Maintenant, en effet, une musique qui n’a de cet art que l’observance des lois très complexes, seulement d’abord le flottant et l’infus, confond les couleurs et les lignes du personnage avec les timbres et les thèmes en une ambiance plus riche de Rêverie que tout air d’ici-bas, déité costumée aux invisibles plis d’un tissu d’accords ; ou va l’enlever de sa vague de Passion, au déchaînement trop vaste vers un seul, le précipiter, le tordre : et le soustraire à sa notion, perdue devant cet afflux surhumain, pour la lui faire ressaisir quand il domptera tout par le chant, jailli dans un déchirement de la pensée inspiratrice. Toujours le héros, qui foule une brume autant que notre sol, se montrera dans un lointain que comble la vapeur des plaintes, des gloires, et de la joie émises par l’instrumentation, reculé ainsi à des commencements. Il n’agit qu’entouré, à la Grecque, de la stupeur mêlée d’intimité qu’éprouve une assistance devant des mythes qui n’ont presque jamais été, tant leur instinctif passé se fond ! sans cesser cependant d’y bénéficier des familiers dehors de l’individu humain. Même certains satisfont à l’esprit par ce fait de ne sembler pas dépourvus de toute accointance avec de hasardeux symboles.

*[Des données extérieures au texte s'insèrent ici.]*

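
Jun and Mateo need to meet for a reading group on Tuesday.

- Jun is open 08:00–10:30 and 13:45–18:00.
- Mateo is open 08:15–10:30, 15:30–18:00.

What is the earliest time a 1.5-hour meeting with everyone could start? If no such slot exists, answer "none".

Jun ∩ Mateo: 08:15-10:30, 15:30-18:00.
The first common window of at least 90 minutes is 08:15-10:30, so the earliest start is 08:15.

08:15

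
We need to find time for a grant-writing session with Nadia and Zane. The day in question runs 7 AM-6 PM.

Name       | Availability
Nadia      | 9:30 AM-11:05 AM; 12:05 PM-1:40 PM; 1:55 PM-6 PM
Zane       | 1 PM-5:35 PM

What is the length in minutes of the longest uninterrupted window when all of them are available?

220

Nadia ∩ Zane: 13:00-13:40, 13:55-17:35.
Those are the intersection windows.
The longest is 13:55-17:35 at 220 minutes.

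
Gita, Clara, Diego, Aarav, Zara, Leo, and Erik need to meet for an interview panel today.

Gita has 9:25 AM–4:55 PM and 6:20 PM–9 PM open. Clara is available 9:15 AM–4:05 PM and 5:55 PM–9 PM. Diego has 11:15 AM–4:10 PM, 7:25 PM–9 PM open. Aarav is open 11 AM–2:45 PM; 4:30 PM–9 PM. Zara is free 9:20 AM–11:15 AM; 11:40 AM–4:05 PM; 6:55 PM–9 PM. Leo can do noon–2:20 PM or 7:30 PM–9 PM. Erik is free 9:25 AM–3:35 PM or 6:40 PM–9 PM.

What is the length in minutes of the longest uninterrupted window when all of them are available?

140

Gita ∩ Clara: 09:25-16:05, 18:20-21:00.
Gita ∩ Clara ∩ Diego: 11:15-16:05, 19:25-21:00.
Gita ∩ Clara ∩ Diego ∩ Aarav: 11:15-14:45, 19:25-21:00.
Gita ∩ Clara ∩ Diego ∩ Aarav ∩ Zara: 11:40-14:45, 19:25-21:00.
Gita ∩ Clara ∩ Diego ∩ Aarav ∩ Zara ∩ Leo: 12:00-14:20, 19:30-21:00.
Gita ∩ Clara ∩ Diego ∩ Aarav ∩ Zara ∩ Leo ∩ Erik: 12:00-14:20, 19:30-21:00.
The longest is 12:00-14:20 at 140 minutes.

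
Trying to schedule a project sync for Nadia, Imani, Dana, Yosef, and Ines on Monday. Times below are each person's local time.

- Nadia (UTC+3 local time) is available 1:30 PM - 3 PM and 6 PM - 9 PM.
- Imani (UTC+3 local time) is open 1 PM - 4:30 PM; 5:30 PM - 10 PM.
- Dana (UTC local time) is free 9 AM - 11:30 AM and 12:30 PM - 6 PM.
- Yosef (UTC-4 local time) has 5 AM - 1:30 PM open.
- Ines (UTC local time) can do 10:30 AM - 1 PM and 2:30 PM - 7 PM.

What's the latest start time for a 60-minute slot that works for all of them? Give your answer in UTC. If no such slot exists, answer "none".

16:30

Nadia in UTC: 10:30-12:00, 15:00-18:00 (subtract 3h to convert from UTC+3).
Imani in UTC: 10:00-13:30, 14:30-19:00 (subtract 3h to convert from UTC+3).
Dana in UTC: 09:00-11:30, 12:30-18:00.
Yosef in UTC: 09:00-17:30 (add 4h to convert from UTC-4).
Ines in UTC: 10:30-13:00, 14:30-19:00.
Nadia ∩ Imani: 10:30-12:00, 15:00-18:00.
Nadia ∩ Imani ∩ Dana: 10:30-11:30, 15:00-18:00.
Nadia ∩ Imani ∩ Dana ∩ Yosef: 10:30-11:30, 15:00-17:30.
Nadia ∩ Imani ∩ Dana ∩ Yosef ∩ Ines: 10:30-11:30, 15:00-17:30.
Those are the intersection windows.
The last common window of at least 60 minutes is 15:00-17:30; a 60-minute meeting can start as late as 16:30 and still end by 17:30.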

Voici à la rampe intronisée la Légende.

Avec une piété antérieure, un public, pour la seconde fois depuis les temps, hellénique d’abord, maintenant germain, considère le secret, représenté, d’origines. Quelque singulier bonheur, neuf et barbare, l’asseoit : devant le voile mouvant la subtilité de l’orchestration, à une magnificence qui décore sa genèse.

Tout se retrempe au ruisseau primitif : pas jusqu’à la source.

Si l’esprit français, strictement imaginatif et abstrait, donc poétique, jette un éclat, ce ne sera pas ainsi : il répugne, en cela d’accord avec l’Art dans son intégrité, qui est inventeur, à la Légende. Voyez-le, des jours abolis ne garder aucune anecdote énorme et fruste, comme une prescience de ce qu’elle apporterait d’anachronisme dans une représentation théâtrale, Sacre d’un des actes de la Civilisation ⚠ [^ Exposition, Transmission de Pouvoirs, etc : t’y vois-je, Brünnhild ou qu’y ferais-tu, Siegfried !^]. À moins que la Fable, vierge de tout, lieu, temps et personne sus, ne se dévoile empruntée au sens latent en le concours de tous, celle inscrite sur la page des Cieux et dont l’Histoire même n’est que l’interprétation, vaine, c’est-à-dire un Poème, l’Ode. Quoi ! le siècle ou notre pays, qui l’exalte, ont dissous par la pensée les Mythes, pour en refaire ! Le Théâtre les appelle, non ! pas de fixes, ni de séculaires et de notoires, mais un, dégagé de personnalité, car il compose notre aspect multiple : que, de prestiges correspondant au fonctionnement national, évoque l’Art, pour le mirer en nous. Type sans dénomination préalable, pour qu’émane la surprise : son geste résume vers soi nos rêves de sites ou de paradis, qu’engouffre l’antique scène avec une prétention vide à les contenir ou à les peindre. Lui, quelqu’un ! ni cette scène, quelque part (l’erreur connexe, décor stable et acteur réel, du Théâtre manquant de la Musique) : est-ce qu’un fait spirituel, l’épanouissement de symboles ou leur préparation, nécessite endroit, pour s’y développer, autre que le fictif foyer de vision dardé par le regard d’une foule ! Saint des Saints, mais mental.. alors y aboutissent, dans quelque éclair suprême, d’où s’éveille la Figure que Nul n’est, chaque attitude mimique prise par elle à un rythme inclus dans la symphonie, et le délivrant ! Alors viennent expirer comme aux pieds de l’incarnation, pas sans qu’un lien certain les apparente ainsi à son humanité, ces raréfactions et ces sommités naturelles que la Musique rend, arrière prolongement vibratoire de tout comme la Vie.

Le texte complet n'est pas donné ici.